Sunday, March 03, 2019

We're not Donatists!

I recently read a comment thread about Andrew Sullivan's review of Martel's bombshell expose:


In fairness, Sullivan has his own ax to grind. He uses the book to push his own agenda. So does Martel. But that doesn't change the facts.

In the comment thread, Catholics pushed back by taking refuge in the claim that Catholics aren't Donatists. As such, scandal can never discredit the Catholic church. They accused Protestants who cite endemic clerical sodomy of strawmanning the Catholic position. Here's some background info:

During the persecutions, any Christian who renounced Christianity, made offerings to the Roman state gods and/or the Imperial divine cult, and who burned any sacred Christian texts they may have had, were spared. Those who refused — especially those caught with Christian texts that they refused to hand over or destroy — were usually killed. That texts were often used to determine who was Christian and who wasn’t, meant that the clergy — those Christians most likely to have such things — were particularly vulnerable to the persecution.

While some Christian clergy resisted and were martyred, many did not. They renounced Christianity, allowed their books to be burned, and were spared.

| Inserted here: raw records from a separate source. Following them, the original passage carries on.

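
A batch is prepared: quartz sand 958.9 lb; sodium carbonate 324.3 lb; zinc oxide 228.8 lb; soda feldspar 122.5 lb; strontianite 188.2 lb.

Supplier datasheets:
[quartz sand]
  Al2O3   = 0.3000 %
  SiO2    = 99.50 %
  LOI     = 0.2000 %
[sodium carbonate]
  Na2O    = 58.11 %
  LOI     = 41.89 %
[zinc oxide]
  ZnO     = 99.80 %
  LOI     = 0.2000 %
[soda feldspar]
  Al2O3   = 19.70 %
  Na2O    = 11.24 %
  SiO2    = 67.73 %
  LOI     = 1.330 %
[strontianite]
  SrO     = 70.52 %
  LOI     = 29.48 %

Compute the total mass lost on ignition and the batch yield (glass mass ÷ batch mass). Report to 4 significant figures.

LOI loss = 195.3 lb; glass = 1627 lb; yield = 89.28%

The intermediate values are shown rounded to 4 significant digits within the worked lines. All arithmetic keeps full precision end to end. Each reported value includes exactly one rounding. The derived quantities (the five compositions, net glass mass, totals, ignition loss, the yield) are carried at exact precision from the batch weights at 1627 lb of glass, exactly as shown in either problem or answer.
Each material's LOI contribution:
  quartz sand: 958.9 × 0.002000 = 1.918 lb
  sodium carbonate: 324.3 × 0.4189 = 135.8 lb
  zinc oxide: 228.8 × 0.002000 = 0.4576 lb
  soda feldspar: 122.5 × 0.01330 = 1.629 lb
  strontianite: 188.2 × 0.2948 = 55.48 lb
Total LOI = 195.3 lb
Glass = batch − LOI = 1823 − 195.3 = 1627 lb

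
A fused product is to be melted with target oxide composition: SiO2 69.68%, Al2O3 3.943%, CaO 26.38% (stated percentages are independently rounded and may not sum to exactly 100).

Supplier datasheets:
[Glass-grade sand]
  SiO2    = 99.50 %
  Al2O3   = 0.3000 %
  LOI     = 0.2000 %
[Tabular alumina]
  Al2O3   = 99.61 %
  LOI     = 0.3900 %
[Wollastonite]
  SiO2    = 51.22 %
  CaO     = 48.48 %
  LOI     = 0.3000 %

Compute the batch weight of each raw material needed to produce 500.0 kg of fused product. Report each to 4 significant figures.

Batch per 500.0 kg fused product:
  Glass-grade sand: 210.1 kg
  Tabular alumina: 19.16 kg
  Wollastonite: 272.1 kg
Total batch = 501.4 kg; LOI loss = 1.311 kg; yield = 99.74%

The whole derivation carries full float precision end to end — the intermediate values are printed (rounded to four significant figures) within the worked lines — exactly one rounding lands on each reported figure — derived quantities (three oxide percentages, yield, net glass mass, LOI, the totals) are rebuilt in full float precision from the batch weights on 500.0 kg of glass as they appear in the problem or answer text.
Oxide-by-oxide targets in 500.0 kg fused product:
  SiO2: 69.68% × 500.0 = 348.4 kg
  Al2O3: 3.943% × 500.0 = 19.72 kg
  CaO: 26.38% × 500.0 = 131.9 kg
A balance pass over the oxides, using the reported weights, relative to the basis at hand (delivered sums recover each target modulo rounding of the values):
  SiO2: 210.1·0.9950 + 272.1·0.5122 = 348.4 kg (target 348.4 kg)
  Al2O3: 210.1·0.003000 + 19.16·0.9961 = 19.72 kg (target 19.72 kg)
  CaO: 272.1·0.4848 = 131.9 kg (target 131.9 kg)
Consistency of the glass mass: Σ batch − LOI loss = 500.0 kg (per-oxide target masses sum to 500.0 kg; stated basis 500.0 kg — any gap is answer rounding).
Total batch = Σ batch = 501.4 kg; the LOI term Σ batch·LOI equals 1.311 kg; as yield: glass ÷ batch → 99.74%.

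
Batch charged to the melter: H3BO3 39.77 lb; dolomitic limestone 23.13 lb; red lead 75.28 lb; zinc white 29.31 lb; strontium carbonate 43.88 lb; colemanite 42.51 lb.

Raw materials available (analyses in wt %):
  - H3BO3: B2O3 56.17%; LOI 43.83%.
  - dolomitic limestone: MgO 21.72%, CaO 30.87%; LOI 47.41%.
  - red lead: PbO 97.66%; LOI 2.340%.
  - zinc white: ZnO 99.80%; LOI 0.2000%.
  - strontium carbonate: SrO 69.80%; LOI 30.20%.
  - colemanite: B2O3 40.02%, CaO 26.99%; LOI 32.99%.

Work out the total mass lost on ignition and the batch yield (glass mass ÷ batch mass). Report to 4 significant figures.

In-progress results are displayed (rounded to four significant figures) within the worked lines. Every computation maintains full precision in all steps — every reported figure takes exactly one rounding; all derived quantities, including yield, totals, glass mass, the six compositions, LOI, are computed using the weight values at 196.4 lb of glass at exact precision, exactly as shown in the question or the answer.
Each material's LOI contribution:
  H3BO3: 39.77 × 0.4383 = 17.43 lb
  dolomitic limestone: 23.13 × 0.4741 = 10.97 lb
  red lead: 75.28 × 0.02340 = 1.762 lb
  zinc white: 29.31 × 0.002000 = 0.05862 lb
  strontium carbonate: 43.88 × 0.3020 = 13.25 lb
  colemanite: 42.51 × 0.3299 = 14.02 lb
Total LOI = 57.49 lb
Glass = batch − LOI = 253.9 − 57.49 = 196.4 lb

LOI loss = 57.49 lb; glass = 196.4 lb; yield = 77.35%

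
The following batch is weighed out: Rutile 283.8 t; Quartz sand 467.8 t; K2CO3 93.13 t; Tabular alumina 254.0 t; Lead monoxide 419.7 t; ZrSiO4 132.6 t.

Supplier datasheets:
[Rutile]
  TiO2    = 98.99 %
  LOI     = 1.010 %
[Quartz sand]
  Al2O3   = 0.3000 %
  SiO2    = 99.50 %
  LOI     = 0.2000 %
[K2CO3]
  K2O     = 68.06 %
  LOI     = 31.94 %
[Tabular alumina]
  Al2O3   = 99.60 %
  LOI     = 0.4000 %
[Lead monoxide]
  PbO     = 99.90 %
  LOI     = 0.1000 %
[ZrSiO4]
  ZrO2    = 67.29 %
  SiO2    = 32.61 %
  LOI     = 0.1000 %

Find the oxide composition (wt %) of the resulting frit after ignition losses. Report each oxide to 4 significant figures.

All arithmetic runs at full float precision from first step to last; working values are printed, rounded to four significant figures, as written — every reported number is rounded just once — derived quantities, which include six oxide percentages, glass mass, LOI, the yield, totals, are carried at full float precision, exactly as shown in the problem or the answer, using the weight values per 1616 t of glass.
Mass of each oxide from the mix:
  K2O: 93.13·0.6806 = 63.38 t
  PbO: 419.7·0.9990 = 419.3 t
  ZrO2: 132.6·0.6729 = 89.23 t
  TiO2: 283.8·0.9899 = 280.9 t
  Al2O3: 467.8·0.003000 + 254.0·0.9960 = 254.4 t
  SiO2: 467.8·0.9950 + 132.6·0.3261 = 508.7 t
LOI: 283.8·0.01010 + 467.8·0.002000 + 93.13·0.3194 + 254.0·0.004000 + 419.7·0.001000 + 132.6·0.001000 = 35.12 t
Glass mass = batch − LOI = 1651 − 35.12 = 1616 t (= the summed oxide contributions)
wt % = 100 × oxide mass / glass mass

Glass mass = 1616 t (batch 1651 − LOI 35.12).
Composition: K2O 3.923%, PbO 25.95%, ZrO2 5.522%, TiO2 17.39%, Al2O3 15.74%, SiO2 31.48%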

Donatus and his faction declared the lapsed clergy ineligible to perform the sacraments, and that any which they may have performed, were invalid. The opposing party declared, again, that lapsed clergy could be restored to full authority — including the performance of sacraments — after having performed appropriate penance. They based this idea on the concept of forgiveness for all.

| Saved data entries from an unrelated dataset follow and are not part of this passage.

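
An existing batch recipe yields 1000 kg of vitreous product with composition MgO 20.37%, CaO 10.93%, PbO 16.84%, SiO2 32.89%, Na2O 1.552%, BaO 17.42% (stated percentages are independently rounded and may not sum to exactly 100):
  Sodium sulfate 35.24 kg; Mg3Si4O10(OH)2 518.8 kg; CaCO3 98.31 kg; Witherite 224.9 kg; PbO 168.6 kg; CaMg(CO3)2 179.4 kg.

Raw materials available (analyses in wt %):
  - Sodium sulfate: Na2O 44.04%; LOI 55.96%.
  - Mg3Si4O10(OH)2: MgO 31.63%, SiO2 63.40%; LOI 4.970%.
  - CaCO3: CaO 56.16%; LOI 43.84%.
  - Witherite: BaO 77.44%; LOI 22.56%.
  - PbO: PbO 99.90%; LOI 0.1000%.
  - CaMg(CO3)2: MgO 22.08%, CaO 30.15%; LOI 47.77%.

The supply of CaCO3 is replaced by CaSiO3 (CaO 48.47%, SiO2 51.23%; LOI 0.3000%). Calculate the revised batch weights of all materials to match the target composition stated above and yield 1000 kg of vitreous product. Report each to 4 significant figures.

Values along the way are printed rounded off to 4 significant figures within the worked lines; every computation runs at exact precision through the solve; exactly one rounding goes into each reported figure — all derived quantities, which include LOI, yield, the totals, six oxide percentages, glass mass, are computed at full precision, exactly as printed in either problem or answer, from the weighed amounts per 1000 kg of glass.
Target masses of each oxide per 1000 kg vitreous product:
  MgO: 20.37% × 1000 = 203.7 kg
  CaO: 10.93% × 1000 = 109.3 kg
  PbO: 16.84% × 1000 = 168.4 kg
  SiO2: 32.89% × 1000 = 328.9 kg
  Na2O: 1.552% × 1000 = 15.52 kg
  BaO: 17.42% × 1000 = 174.2 kg
Sums-versus-targets review per the reported batch figures, at the basis given (each sum matches its target mass net of answer rounding effects):
  MgO: 465.3·0.3163 + 256.1·0.2208 = 203.7 kg (target 203.7 kg)
  CaO: 66.22·0.4847 + 256.1·0.3015 = 109.3 kg (target 109.3 kg)
  PbO: 168.6·0.9990 = 168.4 kg (target 168.4 kg)
  SiO2: 465.3·0.6340 + 66.22·0.5123 = 328.9 kg (target 328.9 kg)
  Na2O: 35.24·0.4404 = 15.52 kg (target 15.52 kg)
  BaO: 224.9·0.7744 = 174.2 kg (target 174.2 kg)
Auditing the glass mass value: batch Σ − ignition loss = 1000 kg (targets for the oxides total 1000 kg; the stated basis being 1000 kg — any gap is answer rounding).
Whole-batch sum: Σ batch = 1216 kg; LOI loss = Σ batch·LOI = 216.3 kg; yield, glass over the total, = 82.22%.

Revised batch per 1000 kg vitreous product:
  Sodium sulfate: 35.24 kg
  Mg3Si4O10(OH)2: 465.3 kg
  CaSiO3: 66.22 kg
  Witherite: 224.9 kg
  PbO: 168.6 kg
  CaMg(CO3)2: 256.1 kg
Total batch = 1216 kg; LOI loss = 216.3 kg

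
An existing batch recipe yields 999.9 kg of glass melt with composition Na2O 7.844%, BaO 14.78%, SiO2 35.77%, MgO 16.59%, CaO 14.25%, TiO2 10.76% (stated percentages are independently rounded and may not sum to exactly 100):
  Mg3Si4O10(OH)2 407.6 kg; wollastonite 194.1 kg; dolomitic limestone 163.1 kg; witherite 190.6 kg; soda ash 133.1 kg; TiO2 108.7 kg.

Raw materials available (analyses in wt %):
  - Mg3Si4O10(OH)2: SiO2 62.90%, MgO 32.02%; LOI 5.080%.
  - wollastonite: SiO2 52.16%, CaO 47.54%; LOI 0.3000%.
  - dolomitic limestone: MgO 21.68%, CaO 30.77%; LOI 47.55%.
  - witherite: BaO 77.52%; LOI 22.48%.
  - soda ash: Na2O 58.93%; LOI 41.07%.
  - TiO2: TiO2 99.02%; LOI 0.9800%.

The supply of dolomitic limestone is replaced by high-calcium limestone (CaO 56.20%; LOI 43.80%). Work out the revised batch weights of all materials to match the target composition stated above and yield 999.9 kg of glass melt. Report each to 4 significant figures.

Revised batch per 999.9 kg glass melt:
  Mg3Si4O10(OH)2: 518.1 kg
  wollastonite: 60.97 kg
  high-calcium limestone: 202.0 kg
  witherite: 190.6 kg
  soda ash: 133.1 kg
  TiO2: 108.7 kg
Total batch = 1213 kg; LOI loss = 213.6 kg

Every computation carries full precision throughout — intermediates are displayed (rounded to four significant digits) in the printout. Exactly one rounding lands on each reported figure; the derived quantities, including LOI, the six compositions, glass mass, the totals, the yield, are recomputed from the batch weights on 999.9 kg of glass in full float precision as set out in the question or the answer.
Target oxide masses per 999.9 kg glass melt:
  Na2O: 7.844% × 999.9 = 78.43 kg
  BaO: 14.78% × 999.9 = 147.8 kg
  SiO2: 35.77% × 999.9 = 357.7 kg
  MgO: 16.59% × 999.9 = 165.9 kg
  CaO: 14.25% × 999.9 = 142.5 kg
  TiO2: 10.76% × 999.9 = 107.6 kg
Per-oxide balance check with the batch weights as given, under the basis named above (oxide sums agree with the targets exact up to rounding of places):
  Na2O: 133.1·0.5893 = 78.44 kg (target 78.43 kg)
  BaO: 190.6·0.7752 = 147.8 kg (target 147.8 kg)
  SiO2: 518.1·0.6290 + 60.97·0.5216 = 357.7 kg (target 357.7 kg)
  MgO: 518.1·0.3202 = 165.9 kg (target 165.9 kg)
  CaO: 60.97·0.4754 + 202.0·0.5620 = 142.5 kg (target 142.5 kg)
  TiO2: 108.7·0.9902 = 107.6 kg (target 107.6 kg)
The glass-mass cross-check: the batch minus its LOI: 999.9 kg (the targets, summed, come to 999.8 kg; versus the stated basis of 999.9 kg — rounding explains the deltas).
Whole-batch sum: Σ batch = 1213 kg; loss to ignition Σ batch·LOI = 213.6 kg; yield = glass ÷ total batch = 82.40%.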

Novatianism was similar to Donatism. That counter raises several issues:

1. There are generally two ways to evaluate a position. One way is to assess the position on its own terms. Is the position internally consistent?

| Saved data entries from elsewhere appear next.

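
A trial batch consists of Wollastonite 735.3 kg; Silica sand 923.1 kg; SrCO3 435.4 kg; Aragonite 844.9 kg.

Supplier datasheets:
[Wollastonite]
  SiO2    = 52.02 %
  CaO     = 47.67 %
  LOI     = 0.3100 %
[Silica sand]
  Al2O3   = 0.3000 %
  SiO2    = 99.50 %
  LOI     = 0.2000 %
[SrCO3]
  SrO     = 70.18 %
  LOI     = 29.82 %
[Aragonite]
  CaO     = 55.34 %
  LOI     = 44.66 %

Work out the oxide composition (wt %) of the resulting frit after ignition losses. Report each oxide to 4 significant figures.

Every computation holds full precision in all steps — the intermediate values are shown (rounded to four significant figures) in the working — every reported number is rounded only once — derived quantities are recomputed at full precision (glass mass, the totals, yield, four oxide percentages, LOI) using the weight values per 2427 kg of glass exactly as shown in question or answer.
What the batch supplies per oxide:
  Al2O3: 923.1·0.003000 = 2.769 kg
  SiO2: 735.3·0.5202 + 923.1·0.9950 = 1301 kg
  CaO: 735.3·0.4767 + 844.9·0.5534 = 818.1 kg
  SrO: 435.4·0.7018 = 305.6 kg
LOI: 735.3·0.003100 + 923.1·0.002000 + 435.4·0.2982 + 844.9·0.4466 = 511.3 kg
batch − LOI leaves glass = 2939 − 511.3 = 2427 kg (matching Σ of the oxides)
percent share: oxide ÷ glass, ×100

Glass mass = 2427 kg (batch 2939 − LOI 511.3).
Composition: Al2O3 0.1141%, SiO2 53.60%, CaO 33.70%, SrO 12.59%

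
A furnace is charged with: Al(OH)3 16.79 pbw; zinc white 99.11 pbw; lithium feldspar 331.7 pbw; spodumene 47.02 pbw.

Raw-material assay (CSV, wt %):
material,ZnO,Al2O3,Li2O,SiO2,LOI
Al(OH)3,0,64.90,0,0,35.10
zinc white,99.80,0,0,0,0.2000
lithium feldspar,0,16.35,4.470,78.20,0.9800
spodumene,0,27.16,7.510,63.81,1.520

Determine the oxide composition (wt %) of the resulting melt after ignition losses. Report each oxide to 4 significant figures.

Glass mass = 484.6 pbw (batch 494.6 − LOI 10.06).
Composition: ZnO 20.41%, Al2O3 16.08%, Li2O 3.789%, SiO2 59.72%

All arithmetic maintains full precision end to end — rounding to four significant digits governs every in-between result as displayed — a single rounding completes every reported result. All derived quantities (the yield, glass mass, four oxide percentages, ignition loss, totals) are re-derived in full precision starting from the weights per 484.6 pbw of glass, as given in either problem or answer.
Oxide masses out of the charge:
  ZnO: 99.11·0.9980 = 98.91 pbw
  Al2O3: 16.79·0.6490 + 331.7·0.1635 + 47.02·0.2716 = 77.90 pbw
  Li2O: 331.7·0.04470 + 47.02·0.07510 = 18.36 pbw
  SiO2: 331.7·0.7820 + 47.02·0.6381 = 289.4 pbw
LOI: 16.79·0.3510 + 99.11·0.002000 + 331.7·0.009800 + 47.02·0.01520 = 10.06 pbw
Glass mass = batch − LOI = 494.6 − 10.06 = 484.6 pbw (= Σ oxide masses)
percent share: oxide ÷ glass, ×100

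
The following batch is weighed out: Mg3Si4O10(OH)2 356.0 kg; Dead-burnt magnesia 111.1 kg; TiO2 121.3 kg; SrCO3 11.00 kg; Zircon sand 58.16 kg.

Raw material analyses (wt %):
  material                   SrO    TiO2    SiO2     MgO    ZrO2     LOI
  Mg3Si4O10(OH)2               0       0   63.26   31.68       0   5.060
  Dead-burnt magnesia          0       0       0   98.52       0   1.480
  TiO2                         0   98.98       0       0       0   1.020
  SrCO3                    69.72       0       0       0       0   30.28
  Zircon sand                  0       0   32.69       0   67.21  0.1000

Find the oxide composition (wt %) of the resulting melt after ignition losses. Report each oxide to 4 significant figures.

Intermediates are displayed, with 4-significant-digit rounding, when written out. All internal work keeps full float precision at all times. Each reported result is rounded only once. The derived quantities (LOI, five oxide percentages, the totals, glass mass, the yield) are rebuilt using the weight values on 633.3 kg of glass in exact precision, as set out in question or answer.
Delivered oxide masses:
  SrO: 11.00·0.6972 = 7.669 kg
  TiO2: 121.3·0.9898 = 120.1 kg
  SiO2: 356.0·0.6326 + 58.16·0.3269 = 244.2 kg
  MgO: 356.0·0.3168 + 111.1·0.9852 = 222.2 kg
  ZrO2: 58.16·0.6721 = 39.09 kg
LOI: 356.0·0.05060 + 111.1·0.01480 + 121.3·0.01020 + 11.00·0.3028 + 58.16·0.001000 = 24.28 kg
Glass mass = batch − LOI = 657.6 − 24.28 = 633.3 kg (consistent with Σ oxide mass)
each wt % is 100 × oxide ÷ glass

Glass mass = 633.3 kg (batch 657.6 − LOI 24.28).
Composition: SrO 1.211%, TiO2 18.96%, SiO2 38.56%, MgO 35.09%, ZrO2 6.173%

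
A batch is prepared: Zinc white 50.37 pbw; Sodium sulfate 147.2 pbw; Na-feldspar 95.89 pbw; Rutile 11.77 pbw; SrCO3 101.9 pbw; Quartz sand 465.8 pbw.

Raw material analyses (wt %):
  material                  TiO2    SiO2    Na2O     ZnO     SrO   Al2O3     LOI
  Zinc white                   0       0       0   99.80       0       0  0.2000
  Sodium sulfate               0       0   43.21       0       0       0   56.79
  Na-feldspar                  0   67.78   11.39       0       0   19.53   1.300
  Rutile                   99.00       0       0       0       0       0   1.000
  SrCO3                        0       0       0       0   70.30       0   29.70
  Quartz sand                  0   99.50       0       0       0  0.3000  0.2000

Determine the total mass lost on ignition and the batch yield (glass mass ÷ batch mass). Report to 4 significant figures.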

Even if a position is internally inconsistent, that doesn't necessarily falsify the entire position. But it means the proponent needs to modify or surrender some element of his position to relieve the self-contradiction and restore inner consistency. 

2. Another way is to assess the position in reference to criteria external to the position. Is the position factually erroneous? Is the position unethical? Is the position evidentially unsupported? 

Suppose Gnosticism is internally consistent. Suppose Mary Baker Eddy's idealism is internally consistent. That doesn't make the position immune to refutation. It just means you must evaluate the position by criteria independent of the position. But that's something we do all the time.

Likewise, Islam has a doctrine of abrogation to harmonize contradictory statements in the Quran. But even if that's coherent, it doesn't render Islam unfalsifiable from other lines of attack. 

It's not a straw man to say a position is demonstrably false even assuming that it's internally consistent. A purported prophet might have a message that's logically coherent, but if he makes erroneous predictions, that falsifies his position. 

3. If the truth of Rome's exclusive claims is in dispute, then appealing to Rome's position on Donatism is circular. That presumes the authority of Rome to condemn Donatism (and Novatianism). But what if certain kinds of scandal call into question the authority of Rome? It begs the question to appeal to Rome's ex opere operato position if the legitimacy of the Magisterium is the very question at issue. 

What if Rome's ex opere operato position is an ad hoc face-saving device to shield its claims from possible falsification? To revert to my earlier comparison, even if Mary Baker Eddy's idealism is hard to disprove directly, that doesn't make it credible. Idealism is a very convenient way to shield your position from empirical disconfirmation, but what if that's the problem? What if the fact that Christian Science is unaccountable that regard is blatant special pleading? 

4. Catholic apologists erect an absolute dichotomy between saying and doing, where nothing Rome does can falsify its claims. Only if Rome says the wrong things can that falsify its claims. And even that's in the highly qualified sense that Rome is divinely protected from dogmatic error. 

But why should we accept the radical dichotomy between saying and doing? Why should we believe God created a religious institution to which we owe our unconditional allegiance, where no quality or quantity of evil can possibly discredit that institution? Is God so limited that that's the best he can do?

Suppose the pope mandates homosexual orgies at Mass all around the world. He isn't teaching anything. He isn't make that a de fide belief. It's just a directive. But according to Catholic apologists, that wouldn't discredit Roman Catholicism. 

5. Finally, the position on Donatism is a red herring. For low churchmen like myself, the objection is not that a dominant homosexual subculture in the Catholic hierarchy and priesthood invalidates Catholic sacraments. The objection isn't framed in sacramental terms. The objection doesn't operate within a paradigm of valid or invalid sacraments.

The question raised by systematic scandal, pervasive institutional corruption, is why that has to be the One True Church? Is a dominant homosexual subculture in the clergy a necessary condition for the One True Church to exist? What makes that better than denominations which don't suffer from that problem?

1 comment:

  1. Perversely the faithful tend to look at things as the church of Rome must be the one true church because it is still standing after all it's scandals.

    The Borgia pope used to have orgies inside the Vatican. One pope used to toast Satan. Lots had illegitimate children. A papist will say but the disciples had Judas.

    A papist will say God would of destroyed it long ago unless it was the one true church.